L’avion avait quitté Sivagundi depuis un peu plus d’une heure et demie lorsque les grattes-ciels d’Agartha se profilèrent par les hublots. Ranjan Ayyar, membre important du CRENWA - le Centre de Recherche National du Wanmiri - et directeur de la mission d’expédition à Padure, se pencha vers la fenêtre à sa gauche pour observer la ville. Cela faisait de nombreuses années qu’il n’était plus revenu dans la cité. Il y a avait pourtant passé toute son enfance, toute sa scolarité, et surtout il y avait décroché tous ses diplômes. Il avait longtemps pensé qu’il y resterait toute sa vie, mais tout avait changé quand il avait appris que la révolution menée par les Tymeri avait aboutie.

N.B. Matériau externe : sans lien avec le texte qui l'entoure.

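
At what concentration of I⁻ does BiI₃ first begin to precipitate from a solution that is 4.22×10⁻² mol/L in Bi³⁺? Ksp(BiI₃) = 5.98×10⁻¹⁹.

The threshold for precipitation is Q = Ksp.
BiI₃(s) ⇌ Bi³⁺(aq) + 3 I⁻(aq)
Ksp = [Bi³⁺][I⁻]^3 = [I⁻]^3(4.22×10⁻²)
[I⁻]^3 = 5.98×10⁻¹⁹ / (4.22×10⁻²) = 1.42×10⁻¹⁷
[I⁻] = 2.42×10⁻⁶ mol/L

2.42×10⁻⁶ M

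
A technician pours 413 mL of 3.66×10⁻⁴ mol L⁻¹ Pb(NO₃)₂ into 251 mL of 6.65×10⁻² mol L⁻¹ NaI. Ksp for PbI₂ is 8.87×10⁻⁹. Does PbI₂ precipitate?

Yes

The combined volume is 664 mL.
[Pb²⁺] = (3.66×10⁻⁴)(413)/664 = 2.28×10⁻⁴ mol L⁻¹
[I⁻] = (6.65×10⁻²)(251)/664 = 2.51×10⁻² mol L⁻¹
Q = [Pb²⁺][I⁻]^2 = 1.44×10⁻⁷
Since Q (1.44×10⁻⁷) exceeds Ksp (8.87×10⁻⁹), PbI₂ will precipitate.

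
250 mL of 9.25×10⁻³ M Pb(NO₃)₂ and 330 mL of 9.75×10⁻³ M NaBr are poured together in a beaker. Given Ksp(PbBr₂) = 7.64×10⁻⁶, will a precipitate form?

Total volume after mixing = 250 + 330 = 580 mL.
[Pb²⁺] = (9.25×10⁻³)(250)/580 = 3.99×10⁻³ M
[Br⁻] = (9.75×10⁻³)(330)/580 = 5.55×10⁻³ M
Q = [Pb²⁺][Br⁻]^2 = 1.23×10⁻⁷
Q = 1.23×10⁻⁷ < Ksp = 7.64×10⁻⁶, so the solution is unsaturated and no precipitate forms.

No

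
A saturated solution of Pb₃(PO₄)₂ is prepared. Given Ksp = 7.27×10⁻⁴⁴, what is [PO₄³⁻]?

Pb₃(PO₄)₂(s) ⇌ 3 Pb²⁺(aq) + 2 PO₄³⁻(aq)
For each mole of Pb₃(PO₄)₂ that dissolves per liter, [Pb²⁺] = 3s and [PO₄³⁻] = 2s; let s denote this solubility.
Ksp = [Pb²⁺]^3[PO₄³⁻]^2 = (3s)^3 · (2s)^2 = 108s^5 = 7.27×10⁻⁴⁴
s = 9.24×10⁻¹⁰ M
[PO₄³⁻] = 2s = 1.85×10⁻⁹ M

1.85×10⁻⁹ M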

Cette révolution, quand ils en avaient discuté en 2002, il n’y avait pas cru. « C’est un canular », s’était-il dit. Le rêve idéaliste d’un fou, une entreprise utopique. Et pourtant… Et pourtant elle avait réussie. Alors il s’était empressé de revenir au pays de ses parents. Il avait tout plaqué pour ça, pour revoir les terres qu’il avait à peine connues avant la Purge. De retour, on l’avait remercié, et on lui avait offert un poste de choix dans le nouveau complexe scientifique de ce pays à reconstruire. Et maintenant, on l’avait chargé d’un projet encore plus fou : gérer une mission d’expédition dans la mystique forêt de Padure. Et pour cela il avait besoin d’argent, de beaucoup d’argent, car on refusait de lui en donner.
L’avion atterrit en douceur sur le tarmac de l’immense aéroport. Il descendit de l’appareil, et se dirigea au travers du dédale de couloirs, se repérant à l’aide des panneaux indicateurs et des plans mis à disposition des visiteurs qui, comme lui, étaient absolument perdus. Son adjoint, Simarta Delun, était sur ses talons, ne le quittant pas des yeux une seconde pour ne pas risquer d’êtres séparés par la foule.

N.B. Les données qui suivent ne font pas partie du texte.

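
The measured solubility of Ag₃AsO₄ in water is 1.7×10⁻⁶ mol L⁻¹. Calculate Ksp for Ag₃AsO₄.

Ksp = 2.3×10⁻²²

Ag₃AsO₄(s) ⇌ 3 Ag⁺(aq) + AsO₄³⁻(aq)
Let s be the molar solubility. Then [Ag⁺] = 3s and [AsO₄³⁻] = s.
Ksp = [Ag⁺]^3[AsO₄³⁻] = (3s)^3 · s = 27s^4
Ksp = 27 × (1.7×10⁻⁶)^4 = 2.3×10⁻²²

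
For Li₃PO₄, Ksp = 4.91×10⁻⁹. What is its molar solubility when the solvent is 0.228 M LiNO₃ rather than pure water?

4.14×10⁻⁷ M

Li₃PO₄(s) ⇌ 3 Li⁺(aq) + PO₄³⁻(aq)
The solution already contains Li⁺ at 0.228 M. Let s be the molar solubility of Li₃PO₄.
[Li⁺] ≈ 0.228 M (common ion dominates); [PO₄³⁻] = s.
Ksp = [Li⁺]^3[PO₄³⁻] = (0.228)^3s
s = 4.91×10⁻⁹ / (0.228)^3 = 4.14×10⁻⁷
s = 4.14×10⁻⁷ M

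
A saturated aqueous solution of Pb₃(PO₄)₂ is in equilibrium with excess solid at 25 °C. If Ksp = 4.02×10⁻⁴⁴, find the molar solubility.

8.21×10⁻¹⁰ M

Pb₃(PO₄)₂(s) ⇌ 3 Pb²⁺(aq) + 2 PO₄³⁻(aq)
If s mol/L of Pb₃(PO₄)₂ dissolves, [Pb²⁺] = 3s and [PO₄³⁻] = 2s.
Ksp = [Pb²⁺]^3[PO₄³⁻]^2 = (3s)^3 · (2s)^2 = 108s^5
108s^5 = 4.02×10⁻⁴⁴  ⇒  s^5 = 3.72×10⁻⁴⁶
s = 8.21×10⁻¹⁰ M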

« Alors… La sortie numéro 6… Par là! »
Une fois à l’extérieur, ils montèrent dans un taxi préalablement réservé qui les attendait à l’heure dite à la sortie. Celui-ci les conduisit en une vingtaine de minutes jusqu’au bâtiment qu’ils avaient choisis pour la réunion. « Vous êtes arrivés messieurs » leur dit le chauffeur. Ils ne s’encombrèrent pas de régler le trajet, celui-ci ayant été prépayé par les services du CRENWA.
En entrant dans l’édifice, ils se dirigèrent vers l’accueil. Une personne charmante les accueillit et leur donna les clés de la salle qu’ils avaient réservée. Ils rentrèrent dans la pièce et s’installèrent en attendant le PDG d’Apex Energy, Oskar Brötzmann, avec qui ils avaient réunion. Celui-ci ne tarda pas à arriver, et les salua en rentrant dans la pièce. Ranjan se dirigea vers lui et lui serra la main :
« Bonjour ! Oui, il s’agit bien de moi, et je suppose que vous êtes monsieur Oskar Brötzmann, dirigeant d’Apex Energy. Je suis tout à fait d’accord avec vous, et espère également, et même probablement plus que vous, que cette réunion sera profitable à tous. » dit-il d’un ton enjoué.
Il invita l’homme à s’asseoir, et prit lui même une chaise à la table qui occupait le centre de la pièce.
« Maintenant que nous sommes tous là et installés, je pense que nous pouvons commencer. Comme nous vous l’avons exposé par correspondance, nous souhaitons obtenir des financements pour une mission d’exploration à Padure. Cette expédition visera à cartographier les sols de la zone adjacente au camp, à réaliser diverses analyses de l’eau et des sols et à répertorier l’ensemble de la faune et de la flore de la forêt observables dans la région où nous nous installerons. Nous prospecterons également pour chercher des matières minérales ou énergétiques à exploiter, comme des métaux et des terres rares, ou encore du gaz naturel ou du pétrole. Cette exploitation aura d’abord pour but de faciliter l’implantation d’une petite colonie en lui fournissant énergie et financement. Mais vous savez tout ceci et, comme je vous l’avais dit dans ma missive, je ne fais que me répéter. Aussi, je n’irai pas par quatre chemins, et je ne perdrai pas un temps qui nous est probablement aussi précieux l’un qu’à l’autre en futilités et en répétitions. Que voulez-vous savoir précisément ? Y a-t-il des points que vous souhaitiez que j’éclaircisse ? » demanda-t-il.